Wednesday, June 27, 2012

CHICO TRUJILLO-El Gran Pecador (Electric Cowbell/Barbés Records, 2012)

Last week I got to DJ again at a Chico Trujillo show. It was my third time in three years. First time was a La Peña, in Berkeley, second at Elbo Room, in San Francisco and this last time at New Parish in Oakland. But this was the first time I did an all vinyl set, the previous two had been digital (I live in Oakland and I don't have a car, so doing a vinyl set in another city usually gets too complicated, I can't just carry a rack of records on my backpack).
Anyway, I was playing a bunch of cumbia 45's and right before they went on stage the band's singer, a genuine old school cumbia lover and also a lover of the 7'' vinyl format, like myself, approached me at the decks and started peeking at my records and chatting me about records. For a random coincidence at that point I was playing Silbando, by Los Ribereños, remixed by GRC and that record was the first one put together in collaboration by two of my favorite New York-based labels: Electric Cowbell and Barbés Records. I was really hopping those two labels would soon join forces in other similar releases (I was, I mean, I still am, expecting a single release by Chicha Libre off their latest album) but it took a while and here it is, finally their second joint effort in a beautifully packed 7'' by none other than Chico Trujillo themselves!
That's, for me, a multiple source of reasons to celebrate. I love Chilean music and I'm not completely sure, but I haven't seen a vinyl release by a Chilean artist in ages. In fact, the only other vinyl release by a current Chilean artist I have in my collection was 1997's 12'' single by hip-hop trio Tiro de Gracia (there must be others that I don't know of, or maybe not, my Chilean readers can probably help me on that).

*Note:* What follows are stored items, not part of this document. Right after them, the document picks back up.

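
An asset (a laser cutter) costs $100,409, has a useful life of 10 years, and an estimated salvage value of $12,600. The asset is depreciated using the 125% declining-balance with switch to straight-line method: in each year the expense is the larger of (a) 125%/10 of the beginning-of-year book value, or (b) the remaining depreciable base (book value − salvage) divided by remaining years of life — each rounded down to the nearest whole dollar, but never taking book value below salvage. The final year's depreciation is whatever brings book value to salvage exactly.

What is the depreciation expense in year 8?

Depreciable base = $100,409 − $12,600 = $87,809.
Year 1: DB = ⌊$100,409 × 125%/10⌋ = $12,551; SL = ⌊$87,809/10⌋ = $8,780 → take DB $12,551. Book value $87,858.
Year 2: DB = ⌊$87,858 × 125%/10⌋ = $10,982; SL = ⌊$75,258/9⌋ = $8,362 → take DB $10,982. Book value $76,876.
Year 3: DB = ⌊$76,876 × 125%/10⌋ = $9,609; SL = ⌊$64,276/8⌋ = $8,034 → take DB $9,609. Book value $67,267.
Year 4: DB = ⌊$67,267 × 125%/10⌋ = $8,408; SL = ⌊$54,667/7⌋ = $7,809 → take DB $8,408. Book value $58,859.
Year 5: DB = ⌊$58,859 × 125%/10⌋ = $7,357; SL = ⌊$46,259/6⌋ = $7,709 → take SL $7,709. Book value $51,150.
Year 6: DB = ⌊$51,150 × 125%/10⌋ = $6,393; SL = ⌊$38,550/5⌋ = $7,710 → take SL $7,710. Book value $43,440.
Year 7: DB = ⌊$43,440 × 125%/10⌋ = $5,430; SL = ⌊$30,840/4⌋ = $7,710 → take SL $7,710. Book value $35,730.
Year 8: DB = ⌊$35,730 × 125%/10⌋ = $4,466; SL = ⌊$23,130/3⌋ = $7,710 → take SL $7,710. Book value $28,020.

$7,710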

So the news of a Chilean cumbia artist getting pressed on this format had to be huge, for myself, for other collectors of the genre and for all Chileans.
I've always been a fan of Chico Trujillo's unique brand of high-octane party-crazy cumbia-punk but I rarely played it in my sets unless I was playing for a Chilean audience because I assumed people from other nationalities wouldn't necessarily get it. Part of me is still convinced that to be able to really get Chico Trujillo's greatness you have to experience it live, be there, sweating in the middle of the cumbia moshpit. But last Saturday I was DJing my regular all-vinyl set at my regular venue, for a mix crowd, with no Chileans present, and I dropped this 7'' at the peak of the night and the club went crazy. They loved it. So yeah, finally, welcome Chico Trujillo to my DJ set. And here's for more Barbés/Cowbell releases in the near future!

 Don't even waste a second thinking about it, get this now, HERE.

1 comment:

Russ Slater said...

Hey Juan, good post as always. Just thought I'd point you to this article we published on Sounds and Colours a while ago about Santiago's recent love affair with vinyl. There's actually been quite a few Chilean artists getting released on vinyl in Chile itself, but generally small runs and for artists on the pop/indie/electro/folk end of the scale. Chico Trujillo is probably one of the first in a long while to get an international release mind.